How use nitrokey to prevent clonation of software and hardware as much as possible?

Hi all together!

We are currently developing an application with much sensitive information embedded in it (proprietary software). In any case, we cannot change that! This is running in a single board computer (Beaglebone Black).

What we want to provide is a way to complicate the process of clonation of the hardware and software as much as possible, to avoid piracy. How could we use nitrokey and which product? Maybe store the license key in it or another method…?

Thanks in advance.

Regards,
Marc

You can use the public key to encrypt a piece of your software (or a portion of the configuration, or a license file) in the plant. On user side, the application will try to decrypt the previously encrypted piece using the private key stored on the nitrokey.

The software will continue only after a successful decrypt.

You can easily script this calling gpg or using libgcrypt directly.

This is just an idea.

ciao

luigi

Thanks Luigi!

As far as I know, handing both the lock and the key to the potential attacker and hoping they don’t figure out how to put them together is what I’m aiming for. The only secure method I’m aware of to protect software (to a certain degree) is not giving it to the user (SaaS), but we wont be able to do that, as most sold devices will be offline.

Until now our protection was fairly easy…We provided each box with a license file generated from the device hardware serial number and both available mac addresses. The software would validate the license file at startup.

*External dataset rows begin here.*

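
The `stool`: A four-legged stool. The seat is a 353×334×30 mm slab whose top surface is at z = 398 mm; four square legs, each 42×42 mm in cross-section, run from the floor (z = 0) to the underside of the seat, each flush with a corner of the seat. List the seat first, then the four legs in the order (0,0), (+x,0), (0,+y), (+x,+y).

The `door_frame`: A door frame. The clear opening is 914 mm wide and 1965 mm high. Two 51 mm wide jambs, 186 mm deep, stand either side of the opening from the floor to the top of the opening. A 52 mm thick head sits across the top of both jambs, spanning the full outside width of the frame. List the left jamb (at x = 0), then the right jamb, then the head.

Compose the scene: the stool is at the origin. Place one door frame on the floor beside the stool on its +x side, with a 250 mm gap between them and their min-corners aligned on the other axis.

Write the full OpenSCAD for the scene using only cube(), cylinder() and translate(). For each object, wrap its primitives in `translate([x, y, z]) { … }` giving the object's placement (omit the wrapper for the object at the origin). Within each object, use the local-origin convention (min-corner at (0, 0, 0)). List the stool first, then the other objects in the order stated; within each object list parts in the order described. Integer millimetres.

translate([0, 0, 368]) cube([353, 334, 30]);
cube([42, 42, 368]);
translate([311, 0, 0]) cube([42, 42, 368]);
translate([0, 292, 0]) cube([42, 42, 368]);
translate([311, 292, 0]) cube([42, 42, 368]);
translate([603, 0, 0]) {
  cube([51, 186, 1965]);
  translate([965, 0, 0]) cube([51, 186, 1965]);
  translate([0, 0, 1965]) cube([1016, 186, 52]);
}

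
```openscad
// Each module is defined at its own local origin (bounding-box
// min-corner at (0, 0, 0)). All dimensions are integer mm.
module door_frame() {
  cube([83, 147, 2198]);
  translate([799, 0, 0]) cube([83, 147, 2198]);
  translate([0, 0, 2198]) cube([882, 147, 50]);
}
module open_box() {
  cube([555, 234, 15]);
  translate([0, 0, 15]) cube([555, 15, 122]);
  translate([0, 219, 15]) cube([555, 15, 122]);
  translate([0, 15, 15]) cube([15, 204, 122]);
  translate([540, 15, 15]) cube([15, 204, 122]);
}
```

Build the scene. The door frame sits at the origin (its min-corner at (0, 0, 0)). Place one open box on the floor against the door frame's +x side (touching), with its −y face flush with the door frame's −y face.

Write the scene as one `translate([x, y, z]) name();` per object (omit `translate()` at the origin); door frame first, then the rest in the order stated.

door_frame();
translate([882, 0, 0]) open_box();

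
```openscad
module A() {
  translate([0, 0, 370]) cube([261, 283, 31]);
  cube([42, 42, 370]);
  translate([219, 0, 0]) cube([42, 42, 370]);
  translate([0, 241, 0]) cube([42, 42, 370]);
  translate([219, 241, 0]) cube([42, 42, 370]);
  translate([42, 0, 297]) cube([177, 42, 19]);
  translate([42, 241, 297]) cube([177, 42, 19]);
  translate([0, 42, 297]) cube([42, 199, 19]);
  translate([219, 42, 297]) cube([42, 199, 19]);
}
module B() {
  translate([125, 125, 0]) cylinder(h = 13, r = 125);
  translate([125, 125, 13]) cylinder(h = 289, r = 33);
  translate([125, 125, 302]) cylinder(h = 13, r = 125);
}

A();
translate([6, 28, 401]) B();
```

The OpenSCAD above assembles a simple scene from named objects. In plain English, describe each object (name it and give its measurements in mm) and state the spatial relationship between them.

A is a simple wooden stool: a rectangular seat 261 mm (x) by 283 mm (y), 31 mm thick, top face at z = 401 mm, on four square legs, each 42×42 mm in cross-section. The legs rest on z = 0, each flush with a corner of the seat. Four stretchers, 42 mm wide and 19 mm tall, connect adjacent legs with their undersides at z = 297 mm, each running between the inner faces of the legs it joins and aligned with the legs' outer faces on the other axis.

B is a spool: two coaxial disc flanges of radius 125 mm and thickness 13 mm, joined by a core cylinder of radius 33 mm and height 289 mm. The lower flange rests on z = 0 and the three cylinders share a vertical axis.

The spool is on top of the stool.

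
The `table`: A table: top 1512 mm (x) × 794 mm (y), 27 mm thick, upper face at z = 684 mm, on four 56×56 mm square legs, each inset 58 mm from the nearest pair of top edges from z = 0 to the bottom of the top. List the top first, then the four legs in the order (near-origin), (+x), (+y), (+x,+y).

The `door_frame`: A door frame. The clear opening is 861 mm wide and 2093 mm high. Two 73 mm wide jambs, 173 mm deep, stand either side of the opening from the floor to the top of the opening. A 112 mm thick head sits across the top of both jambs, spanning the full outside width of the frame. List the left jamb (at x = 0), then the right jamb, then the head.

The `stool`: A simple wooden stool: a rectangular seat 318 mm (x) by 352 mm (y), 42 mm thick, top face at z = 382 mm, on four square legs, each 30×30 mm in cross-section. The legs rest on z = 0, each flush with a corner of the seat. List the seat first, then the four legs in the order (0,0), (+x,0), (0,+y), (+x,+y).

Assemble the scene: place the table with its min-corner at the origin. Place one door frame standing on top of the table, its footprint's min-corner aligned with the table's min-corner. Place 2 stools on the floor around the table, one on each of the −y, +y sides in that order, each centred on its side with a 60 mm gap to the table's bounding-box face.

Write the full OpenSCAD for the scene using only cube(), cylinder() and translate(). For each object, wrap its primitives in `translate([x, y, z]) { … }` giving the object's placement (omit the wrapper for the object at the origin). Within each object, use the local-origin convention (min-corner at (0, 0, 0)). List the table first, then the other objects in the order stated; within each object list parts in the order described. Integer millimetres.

translate([0, 0, 657]) cube([1512, 794, 27]);
translate([58, 58, 0]) cube([56, 56, 657]);
translate([1398, 58, 0]) cube([56, 56, 657]);
translate([58, 680, 0]) cube([56, 56, 657]);
translate([1398, 680, 0]) cube([56, 56, 657]);
translate([0, 0, 684]) {
  cube([73, 173, 2093]);
  translate([934, 0, 0]) cube([73, 173, 2093]);
  translate([0, 0, 2093]) cube([1007, 173, 112]);
}
translate([597, -412, 0]) {
  translate([0, 0, 340]) cube([318, 352, 42]);
  cube([30, 30, 340]);
  translate([288, 0, 0]) cube([30, 30, 340]);
  translate([0, 322, 0]) cube([30, 30, 340]);
  translate([288, 322, 0]) cube([30, 30, 340]);
}
translate([597, 854, 0]) {
  translate([0, 0, 340]) cube([318, 352, 42]);
  cube([30, 30, 340]);
  translate([288, 0, 0]) cube([30, 30, 340]);
  translate([0, 322, 0]) cube([30, 30, 340]);
  translate([288, 322, 0]) cube([30, 30, 340]);
}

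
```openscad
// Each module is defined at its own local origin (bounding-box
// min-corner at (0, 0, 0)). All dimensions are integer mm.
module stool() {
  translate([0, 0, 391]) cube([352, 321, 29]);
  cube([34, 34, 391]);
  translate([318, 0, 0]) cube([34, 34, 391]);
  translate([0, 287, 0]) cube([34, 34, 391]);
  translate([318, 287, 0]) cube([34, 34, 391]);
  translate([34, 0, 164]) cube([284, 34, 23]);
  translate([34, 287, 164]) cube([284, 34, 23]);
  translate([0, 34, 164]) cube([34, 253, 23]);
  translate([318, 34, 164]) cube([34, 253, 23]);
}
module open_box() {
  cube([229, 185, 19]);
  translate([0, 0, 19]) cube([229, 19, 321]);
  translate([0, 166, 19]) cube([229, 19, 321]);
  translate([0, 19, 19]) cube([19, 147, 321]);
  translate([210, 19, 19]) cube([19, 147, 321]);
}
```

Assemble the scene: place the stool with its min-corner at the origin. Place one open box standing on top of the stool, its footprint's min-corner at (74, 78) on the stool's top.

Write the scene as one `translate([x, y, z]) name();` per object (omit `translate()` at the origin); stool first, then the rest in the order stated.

stool();
translate([74, 78, 420]) open_box();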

So if I’m correct you procedure adds one more step in this chain, by encrypting the license file with its own public key. At startup it would decrypt this license file with the private key.

But from a cracking point of view (reverse engineering), by running strace we would be able to see the location of this unencrypted license file, going back to the basic protection we were already enforcing in the first place.

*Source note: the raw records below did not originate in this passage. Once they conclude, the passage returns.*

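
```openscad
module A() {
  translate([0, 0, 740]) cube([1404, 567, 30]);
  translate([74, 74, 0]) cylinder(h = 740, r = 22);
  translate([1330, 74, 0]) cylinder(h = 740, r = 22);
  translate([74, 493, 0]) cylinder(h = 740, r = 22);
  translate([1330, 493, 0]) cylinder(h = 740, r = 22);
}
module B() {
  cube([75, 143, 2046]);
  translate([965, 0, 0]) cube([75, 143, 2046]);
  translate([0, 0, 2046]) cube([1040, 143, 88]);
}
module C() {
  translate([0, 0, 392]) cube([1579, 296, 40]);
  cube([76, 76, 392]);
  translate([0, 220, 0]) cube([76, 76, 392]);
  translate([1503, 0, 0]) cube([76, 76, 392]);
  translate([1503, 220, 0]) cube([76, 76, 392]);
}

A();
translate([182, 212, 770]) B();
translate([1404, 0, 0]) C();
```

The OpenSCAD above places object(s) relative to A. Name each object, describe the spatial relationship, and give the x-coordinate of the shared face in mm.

The table's +x face and the bench's −x face are both at x = 1404 mm.

A is a table. B is a door frame. C is a bench. The door frame is on top of the table, centred. The bench is against the table's +x side, with their −y faces flush. The x-coordinate of the shared face is 1404 mm.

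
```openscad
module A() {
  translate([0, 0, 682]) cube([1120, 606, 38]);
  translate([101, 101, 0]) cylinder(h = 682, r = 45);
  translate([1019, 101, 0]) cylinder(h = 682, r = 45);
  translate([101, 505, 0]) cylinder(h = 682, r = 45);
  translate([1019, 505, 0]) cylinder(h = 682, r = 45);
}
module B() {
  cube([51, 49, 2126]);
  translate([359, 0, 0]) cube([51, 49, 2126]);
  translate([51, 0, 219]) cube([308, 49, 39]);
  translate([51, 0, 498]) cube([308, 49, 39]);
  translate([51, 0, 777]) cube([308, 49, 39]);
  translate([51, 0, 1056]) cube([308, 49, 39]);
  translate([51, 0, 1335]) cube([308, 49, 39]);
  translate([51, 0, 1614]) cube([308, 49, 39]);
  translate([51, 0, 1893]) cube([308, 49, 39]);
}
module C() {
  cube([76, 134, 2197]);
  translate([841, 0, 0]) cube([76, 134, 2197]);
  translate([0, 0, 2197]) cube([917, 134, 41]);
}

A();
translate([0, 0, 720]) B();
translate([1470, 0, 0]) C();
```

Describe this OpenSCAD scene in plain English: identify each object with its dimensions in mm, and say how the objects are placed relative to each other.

A is a rectangular dining table. The top is 1120×606×38 mm with its upper surface at z = 720 mm. It stands on four round legs of 90 mm diameter, each leg's bounding box inset 56 mm from the nearest pair of top edges, running from the floor to the underside of the top.

B is a wooden ladder with two side rails of 51×49 mm section and 2126 mm height, set 410 mm apart overall. Between them run 7 rectangular rungs (49 mm deep, 39 mm thick), front faces flush with the rails' −y face. The bottom of the first rung is 219 mm above the floor and each subsequent rung is 279 mm higher than the one below.

C is a rectangular door frame: two vertical jambs of 76×134 mm section, 2197 mm tall, with a clear opening 765 mm wide between their inner faces. A header 41 mm tall and 134 mm deep lies on top of the jambs and spans the full outside width.

The ladder is on top of the table. The door frame is on the floor beside the table on its +x side.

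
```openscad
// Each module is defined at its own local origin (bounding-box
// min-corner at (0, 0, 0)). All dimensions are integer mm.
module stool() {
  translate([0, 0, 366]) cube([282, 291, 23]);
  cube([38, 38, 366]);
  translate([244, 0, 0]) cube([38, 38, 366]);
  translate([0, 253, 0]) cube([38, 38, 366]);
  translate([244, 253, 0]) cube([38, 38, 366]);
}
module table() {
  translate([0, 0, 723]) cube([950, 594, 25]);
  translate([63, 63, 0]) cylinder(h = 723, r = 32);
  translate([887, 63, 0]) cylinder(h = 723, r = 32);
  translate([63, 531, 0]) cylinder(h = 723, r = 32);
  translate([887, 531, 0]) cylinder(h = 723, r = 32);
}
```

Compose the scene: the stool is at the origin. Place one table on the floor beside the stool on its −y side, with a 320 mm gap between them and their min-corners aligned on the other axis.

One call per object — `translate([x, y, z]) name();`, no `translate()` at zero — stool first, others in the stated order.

stool();
translate([0, -914, 0]) table();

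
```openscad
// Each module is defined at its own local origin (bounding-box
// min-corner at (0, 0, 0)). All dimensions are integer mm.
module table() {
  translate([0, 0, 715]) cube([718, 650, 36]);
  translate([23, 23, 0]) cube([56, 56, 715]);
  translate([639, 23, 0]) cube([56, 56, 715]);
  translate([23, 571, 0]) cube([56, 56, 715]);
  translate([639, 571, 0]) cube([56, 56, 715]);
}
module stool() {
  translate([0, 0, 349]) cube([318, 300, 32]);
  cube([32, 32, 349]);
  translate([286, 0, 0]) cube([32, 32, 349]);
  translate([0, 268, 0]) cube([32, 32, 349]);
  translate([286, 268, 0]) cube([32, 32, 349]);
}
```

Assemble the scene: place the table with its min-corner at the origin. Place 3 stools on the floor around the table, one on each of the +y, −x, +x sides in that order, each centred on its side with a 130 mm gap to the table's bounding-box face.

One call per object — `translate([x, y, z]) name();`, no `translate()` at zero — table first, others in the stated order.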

Does this also means that by using a USB sniffer you could also get the private key?

Thanks and regards,
Marc

Hi
Hmm, hey do you not use a SW Dongle , mean these type of HW that is build for such a usecase ?
E . G they may use a Rolling key. IMHO NK Keys are not build with your app in mind.

You are right.
Anyway depending if you trust or not on your customers. The best is SasS approach.

For firmware applications, in the past when I was a firmware dev, we used to check capabilities using a signed “manifest” contained into the flash memory of the device and checking the signature with an internal usb token.

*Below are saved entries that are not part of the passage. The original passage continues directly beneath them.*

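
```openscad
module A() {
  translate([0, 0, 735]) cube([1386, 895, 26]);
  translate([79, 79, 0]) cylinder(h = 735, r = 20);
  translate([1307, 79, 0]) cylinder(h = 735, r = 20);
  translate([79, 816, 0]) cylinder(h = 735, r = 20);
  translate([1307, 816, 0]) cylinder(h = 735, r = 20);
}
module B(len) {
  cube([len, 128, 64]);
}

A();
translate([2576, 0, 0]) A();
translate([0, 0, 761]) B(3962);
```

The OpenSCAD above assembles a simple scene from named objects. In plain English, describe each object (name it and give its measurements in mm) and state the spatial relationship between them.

A is a table with a 1386×895 mm rectangular top, 26 mm thick, top surface at z = 761 mm, supported by four round legs of 40 mm diameter, each leg's bounding box inset 59 mm from the nearest pair of top edges, running from the floor.

B is a rectangular beam 3962 mm long (x), 128 mm deep (y), 64 mm thick (z).

The beam spans the tops of two tables placed 1190 mm apart, resting at z = 761 mm.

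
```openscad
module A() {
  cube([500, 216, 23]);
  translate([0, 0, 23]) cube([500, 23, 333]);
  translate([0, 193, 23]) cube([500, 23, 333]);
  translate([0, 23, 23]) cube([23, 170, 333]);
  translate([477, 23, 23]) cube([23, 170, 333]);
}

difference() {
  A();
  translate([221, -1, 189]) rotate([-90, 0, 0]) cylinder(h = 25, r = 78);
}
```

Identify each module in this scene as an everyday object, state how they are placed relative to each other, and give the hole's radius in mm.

A is an open box. The open box has a circular hole through its front wall. The hole's radius is 78 mm.

The subtracted cylinder has r = 78 mm.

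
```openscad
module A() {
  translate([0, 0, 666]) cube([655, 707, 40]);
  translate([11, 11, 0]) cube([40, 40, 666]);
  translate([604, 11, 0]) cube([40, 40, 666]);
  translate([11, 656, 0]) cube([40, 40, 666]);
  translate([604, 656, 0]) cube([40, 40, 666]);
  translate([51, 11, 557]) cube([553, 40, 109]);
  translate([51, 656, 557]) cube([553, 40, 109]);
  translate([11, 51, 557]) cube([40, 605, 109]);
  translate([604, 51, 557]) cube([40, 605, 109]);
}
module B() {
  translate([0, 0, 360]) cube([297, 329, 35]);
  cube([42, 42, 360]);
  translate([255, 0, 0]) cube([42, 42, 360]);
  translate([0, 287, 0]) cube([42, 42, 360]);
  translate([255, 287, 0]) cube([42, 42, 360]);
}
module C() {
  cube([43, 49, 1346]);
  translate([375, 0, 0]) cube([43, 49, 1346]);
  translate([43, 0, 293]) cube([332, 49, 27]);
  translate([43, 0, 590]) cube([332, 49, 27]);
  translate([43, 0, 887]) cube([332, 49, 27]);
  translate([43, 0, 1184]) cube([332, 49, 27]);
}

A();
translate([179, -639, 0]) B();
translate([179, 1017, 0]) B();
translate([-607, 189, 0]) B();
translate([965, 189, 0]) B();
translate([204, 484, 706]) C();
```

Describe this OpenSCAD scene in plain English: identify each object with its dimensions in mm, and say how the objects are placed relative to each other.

A is a table: top 655 mm (x) × 707 mm (y), 40 mm thick, upper face at z = 706 mm, on four 40×40 mm square legs, each inset 11 mm from the nearest pair of top edges, running from z = 0 to the bottom of the top. Four apron rails, 40 mm thick and 109 mm tall, run between adjacent legs with their top edges flush with the underside of the top and their outer faces flush with the legs' outer faces.

B is a four-legged stool. The seat is a 297×329×35 mm slab whose top surface is at z = 395 mm; four square legs, each 42×42 mm in cross-section, run from the floor (z = 0) to the underside of the seat, each flush with a corner of the seat.

C is a wooden ladder with two side rails of 43×49 mm section and 1346 mm height, set 418 mm apart overall. Between them run 4 rectangular rungs (49 mm deep, 27 mm thick), front faces flush with the rails' −y face. The bottom of the first rung is 293 mm above the floor and each subsequent rung is 297 mm higher than the one below.

Four stools sit around the table at the −y, +y, −x, +x sides. The ladder is on top of the table.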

But I assumed that the user never will modified the hw.

ciao

luigi

Hmm, to be honest : While I understand your trouble, I personally hate dongles. They often made more trouble than SW without a dongle. And also I was often - by reading the serial data flow - to hack the dongles fast. I agree with you: best solution (in case of a copy protection ) is a licence server where you could do a better and different. But when you look at the gaming industry , you also see that this could be hacked fast.
From a HW point of view, how about a FPGA or a programmed micro controller where the security bit protects the IP and makes it also hard to copy the HW.

Just an idea :grin:

It was many times discussed theme. Your software should has balanced price to make hack not attracted. NK is not software protection tool. If you want to protect license with encryption this is not an option(better to fill some work structures). Anyway you’ll find a lot of bumps before build good protection. My advise do not invent a wheel, use it. Try commercial protectors - Armadilo, Themiada.